For far too long, some companies used the debate over the standards as an excuse to delay implementation of forest protection altogether. Our worry was that by the time the discussions were over, the forests would be gone.

But now it appears the light at the end of the tunnel is near. In November, companies on all sides and key NGOs reached an agreement that will bring all the standards together, following a year-long convergence process. The details are described in the agreement statement and organisations’ and companies’ joint press release.

Organisations reaching this agreement are major palm oil traders Asian Agri, Cargill, Golden Agri-Resources, IOI, KLK, Musim Mas, Sime Darby, and Wilmar; the world’s largest buyer of palm oil, Unilever; and leading NGOs including the Forest Peoples Programme, Greenpeace, Rainforest Action Network, Forest Trust, Union of Concerned Scientists, and World Wildlife Fund. The convergence team deserves praise for their achievement in working through thorny and complex issues and being able to bridge differences for the sake of forests and communities.

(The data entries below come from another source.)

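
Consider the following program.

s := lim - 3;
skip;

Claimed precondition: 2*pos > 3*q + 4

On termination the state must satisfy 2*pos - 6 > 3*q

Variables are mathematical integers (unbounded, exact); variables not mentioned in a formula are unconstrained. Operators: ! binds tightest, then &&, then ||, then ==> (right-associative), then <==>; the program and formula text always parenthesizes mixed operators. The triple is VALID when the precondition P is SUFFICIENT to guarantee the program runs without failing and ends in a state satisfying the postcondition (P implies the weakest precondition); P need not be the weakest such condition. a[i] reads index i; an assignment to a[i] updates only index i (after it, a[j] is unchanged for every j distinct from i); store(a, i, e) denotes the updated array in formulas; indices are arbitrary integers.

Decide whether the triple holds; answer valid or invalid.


Working backward. After the program, the postcondition 2*pos - 6 > 3*q must hold; in canonical form it is 2*pos > 3*q + 6.
Before skip: 2*pos > 3*q + 6
Before s := lim - 3: 2*pos > 3*q + 6
The weakest precondition is 2*pos > 3*q + 6.
Check whether 2*pos > 3*q + 4 implies it.
Countermodel: at the initial state pos = 1, q = -1, the precondition holds but the weakest precondition fails.
Answer: invalid


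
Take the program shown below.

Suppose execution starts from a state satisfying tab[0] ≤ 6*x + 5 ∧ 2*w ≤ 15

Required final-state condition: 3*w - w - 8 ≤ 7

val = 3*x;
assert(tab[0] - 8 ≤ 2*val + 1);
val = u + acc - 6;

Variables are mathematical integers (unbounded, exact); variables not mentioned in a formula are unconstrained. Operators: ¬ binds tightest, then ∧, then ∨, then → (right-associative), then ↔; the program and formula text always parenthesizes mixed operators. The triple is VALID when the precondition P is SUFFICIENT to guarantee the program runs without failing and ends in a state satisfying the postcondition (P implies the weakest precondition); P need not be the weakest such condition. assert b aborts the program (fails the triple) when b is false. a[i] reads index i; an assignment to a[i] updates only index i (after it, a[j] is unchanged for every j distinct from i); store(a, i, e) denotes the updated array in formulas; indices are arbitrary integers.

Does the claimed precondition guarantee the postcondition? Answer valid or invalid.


Working backward. After the program, the postcondition 3*w - w - 8 ≤ 7 must hold; in canonical form it is 2*w ≤ 15.
Before val := u + acc - 6: 2*w ≤ 15
Before assert tab[0] - 8 ≤ 2*val + 1: tab[0] ≤ 2*val + 9 ∧ 2*w ≤ 15
Before val := 3*x: tab[0] ≤ 6*x + 9 ∧ 2*w ≤ 15
The weakest precondition is tab[0] ≤ 6*x + 9 ∧ 2*w ≤ 15.
Check whether tab[0] ≤ 6*x + 5 ∧ 2*w ≤ 15 implies it.
Every state satisfying the precondition satisfies the weakest precondition: the implication holds.
Answer: valid


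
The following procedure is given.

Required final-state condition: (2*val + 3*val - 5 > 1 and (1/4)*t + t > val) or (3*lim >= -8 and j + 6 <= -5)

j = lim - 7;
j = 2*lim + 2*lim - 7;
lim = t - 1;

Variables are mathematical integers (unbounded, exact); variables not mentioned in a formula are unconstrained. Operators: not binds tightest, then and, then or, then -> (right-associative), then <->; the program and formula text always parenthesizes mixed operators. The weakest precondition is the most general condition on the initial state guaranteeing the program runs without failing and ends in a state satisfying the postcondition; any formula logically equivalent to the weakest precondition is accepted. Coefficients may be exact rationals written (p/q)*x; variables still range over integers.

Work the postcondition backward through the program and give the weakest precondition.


Working backward. After the program, the postcondition (2*val + 3*val - 5 > 1 and (1/4)*t + t > val) or (3*lim >= -8 and j + 6 <= -5) must hold; in canonical form it is (5*val > 6 and (5/4)*t > val) or (3*lim >= -8 and j <= -11).
Before lim := t - 1: (5*val > 6 and (5/4)*t > val) or (3*t >= -5 and j <= -11)
Before j := 2*lim + 2*lim - 7: (5*val > 6 and (5/4)*t > val) or (3*t >= -5 and 4*lim <= -4)
Before j := lim - 7: (5*val > 6 and (5/4)*t > val) or (3*t >= -5 and 4*lim <= -4)
Answer: WP = (5*val > 6 and (5/4)*t > val) or (3*t >= -5 and 4*lim <= -4)


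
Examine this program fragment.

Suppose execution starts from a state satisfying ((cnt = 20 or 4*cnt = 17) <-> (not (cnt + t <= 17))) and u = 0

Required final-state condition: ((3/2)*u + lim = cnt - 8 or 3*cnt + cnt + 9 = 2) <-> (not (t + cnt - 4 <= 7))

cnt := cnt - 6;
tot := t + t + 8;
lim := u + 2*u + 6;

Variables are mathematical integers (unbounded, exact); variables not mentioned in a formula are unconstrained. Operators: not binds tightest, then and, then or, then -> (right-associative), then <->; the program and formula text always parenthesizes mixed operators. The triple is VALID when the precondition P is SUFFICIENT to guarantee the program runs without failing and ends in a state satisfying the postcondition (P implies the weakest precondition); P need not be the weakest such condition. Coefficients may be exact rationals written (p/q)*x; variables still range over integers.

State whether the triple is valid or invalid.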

Now, time and energy can be focused on the real work of implementation, which means that companies need to be conducting HCS assessments before any new plantings or expansion take place, and training all suppliers on how to implement the standard. Companies that haven’t yet joined the HCSA Steering Group should do so, including those in other sectors at risk of deforestation, such as pulp and paper, rubber, soy, and cattle. Companies which took advantage of the debate to delay forest protection are out of excuses.

Food retailers, foodservice providers and consumer goods manufacturers with forest conservation policies should be breathing a sigh of relief because now any suppliers that are committed to the HCSA standard will be speaking the same language when they commit to “no deforestation”. There will be a common set of criteria by which to evaluate supplier compliance. And there will be fewer circumstances in which suppliers can try to explain away deforestation due to differences in understanding of what the word means.

Food retailers and service providers can help foster even greater industry alignment by calling upon the 3,000-member Roundtable on Sustainable Palm Oil (RSPO) to adopt the HCSA standard into the RSPO criteria, which currently still allows for deforestation. Adopting the HCSA standard would provide clear directive to companies and assessors, restore RSPO’s legitimacy and end marketplace confusion. It’s time to finally turn the corner on defining deforestation and start actually saving forests.

Deborah Lapidus is campaigns director at US environmental campaign group Mighty.